We thought of a series of pieces that would allow experimenting with and reinforcing the Bamboo construction technique. Working with mixed techniques, between simple joints with metal pins or traditional joints with fish mouth or flute beak, a practical and efficient structure is achieved.
Some of the typical problems of these constructions were taken into consideration, such as rust on joint pieces, installations, or the final finish. To solve these problems, only stainless steel was used for threaded rods, nuts, and washers. For the installations, reinforced cable was used for exteriors and all installation is conducted between the pieces drilling only in steps or for installation of outlets and switches, which were carefully selected to affect the Bamboo in the least way.
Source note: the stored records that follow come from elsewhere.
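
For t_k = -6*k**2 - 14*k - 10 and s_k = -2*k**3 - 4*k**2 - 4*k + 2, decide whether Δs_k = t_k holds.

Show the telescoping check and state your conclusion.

Valid — Δs_k = t_k.

s_(k+1) = -2*k**3 - 10*k**2 - 18*k - 8
s_(k+1) − s_k = -6*k**2 - 14*k - 10
(s_(k+1) − s_k) − t_k = 0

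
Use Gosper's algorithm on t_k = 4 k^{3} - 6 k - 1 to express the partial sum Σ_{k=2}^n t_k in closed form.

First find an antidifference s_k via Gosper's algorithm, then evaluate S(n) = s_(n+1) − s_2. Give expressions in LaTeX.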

For the final finish, after several tests, the material used was an oil based on beeswax, which protects the material from UV rays and water.
TOQUILLA HOUSES is a project in which the technique is optimized to the maximum, to be the most efficient without neglecting quality or safety. A set of decisions and details that propose to resume construction in Bambú and Paja Toquilla with the objective of making it accessible to all. Currently, in the area, they have replicated the methodology, design, and construction in 3 more homes.